Now in part this just goes to show that you can’t please all of the people all of the time. Most readers don’t find the text too complicated: I have asked numerous people who are not “academic” (whatever that means) precisely this question. If I made it “simpler” I may pick up a few readers, but would probably also drop a few off.
But there is something else going on here. The demand for ever-simpler writing, bullet points, instant insights, micro-summaries and so forth render books incapable of addressing the complexity of the issues at hand. Masculinity is a complex issue: you might think some of the popular writers are writing about it with “clarity,” but they are simply stripping it of all subtlety and nuance. It’s certainly desirable to aim for clarity, but at some point compromise becomes fatal: it might result in a slot on Oprah’s couch, but it will not result in anything useful. Complex issues require appropriately complex handling.
More than this, the status quo critiqued in The Masculinity Conspiracy requires people not to think with appropriate complexity, subtlety and nuance in order to perpetuate its nonsense agenda. So when I hear complaints about the book being too complex, my immediate thought is not that I’ve failed in my task to clearly communicate, rather the reader is showing how far they are conditioned into the conspiracy (a classic example of conspiratorial logic, if ever there was one!).

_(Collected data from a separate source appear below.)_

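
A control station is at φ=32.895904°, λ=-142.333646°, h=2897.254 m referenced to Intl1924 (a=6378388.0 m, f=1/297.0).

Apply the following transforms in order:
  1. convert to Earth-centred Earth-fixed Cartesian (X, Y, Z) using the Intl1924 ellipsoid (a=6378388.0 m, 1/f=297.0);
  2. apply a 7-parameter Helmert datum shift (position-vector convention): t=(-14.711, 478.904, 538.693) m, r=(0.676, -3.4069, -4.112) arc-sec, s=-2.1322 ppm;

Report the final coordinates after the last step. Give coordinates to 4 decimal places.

X=-4245717.1282 m, Y=-3276824.3603 m, Z=3446346.6706 m

start: φ=32.895904°, λ=-142.333646°, h=2897.254 m
→ ECEF (a=6378388.000, f=1/297.0): X=-4245589.2172, Y=-3277383.5969, Z=3445896.1907
→ Helmert 7p (PV): X=-4245717.1282, Y=-3276824.3603, Z=3446346.6706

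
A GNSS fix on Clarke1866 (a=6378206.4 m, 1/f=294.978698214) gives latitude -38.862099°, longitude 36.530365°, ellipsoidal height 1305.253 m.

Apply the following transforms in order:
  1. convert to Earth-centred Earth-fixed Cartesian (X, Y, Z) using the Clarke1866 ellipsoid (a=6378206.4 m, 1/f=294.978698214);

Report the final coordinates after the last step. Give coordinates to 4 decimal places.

start: φ=-38.862099°, λ=36.530365°, h=1305.253 m
→ ECEF (a=6378206.400, f=1/294.978698214): X=3996888.2854, Y=2960821.0861, Z=-3981031.1269

X=3996888.2854 m, Y=2960821.0861 m, Z=-3981031.1269 m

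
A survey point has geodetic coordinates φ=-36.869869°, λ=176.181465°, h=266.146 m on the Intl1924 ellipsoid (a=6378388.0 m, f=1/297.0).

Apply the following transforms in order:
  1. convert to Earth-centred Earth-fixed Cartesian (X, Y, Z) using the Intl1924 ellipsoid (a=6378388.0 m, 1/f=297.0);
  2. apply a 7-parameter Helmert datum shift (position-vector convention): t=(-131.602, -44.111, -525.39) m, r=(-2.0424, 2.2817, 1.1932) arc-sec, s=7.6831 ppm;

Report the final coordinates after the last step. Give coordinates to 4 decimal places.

start: φ=-36.869869°, λ=176.181465°, h=266.146 m
→ ECEF (a=6378388.000, f=1/297.0): X=-5097768.7998, Y=340249.8528, Z=-3806070.3171
→ Helmert 7p (PV): X=-5097983.6398, Y=340141.1788, Z=-3806571.9268

X=-5097983.6398 m, Y=340141.1788 m, Z=-3806571.9268 m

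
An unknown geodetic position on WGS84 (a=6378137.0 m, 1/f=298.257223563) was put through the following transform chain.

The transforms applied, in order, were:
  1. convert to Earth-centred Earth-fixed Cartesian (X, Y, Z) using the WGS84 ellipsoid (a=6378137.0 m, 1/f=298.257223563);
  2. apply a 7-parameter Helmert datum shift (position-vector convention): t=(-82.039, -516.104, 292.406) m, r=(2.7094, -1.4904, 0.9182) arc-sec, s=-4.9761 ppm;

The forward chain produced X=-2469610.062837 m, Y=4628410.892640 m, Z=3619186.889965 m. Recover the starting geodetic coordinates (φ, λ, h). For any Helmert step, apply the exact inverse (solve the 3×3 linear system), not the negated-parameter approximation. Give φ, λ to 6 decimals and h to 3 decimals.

φ=34.776531°, λ=118.079126°, h=2346.102 m

start: X=-2469610.0628, Y=4628410.8926, Z=3619186.8900 m
→ Helmert⁻¹: X=-2469493.5575, Y=4629008.5597, Z=3618869.5312
→ geod (Bowring, a=6378137.000): φ=34.77653100°, λ=118.07912600°, h=2346.1020 m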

Instead of meeting the reader behind such complaints fully on their ground, I ask them to meet me half way (as I have already moved from my natural domain into the middle ground). In doing so we collectively claw back some of the critical thinking ground lost in our dumbed-down world. And more than this, I pay those readers the respect they deserve in assuming they are capable of understanding complex issues: an important but increasingly rare gesture.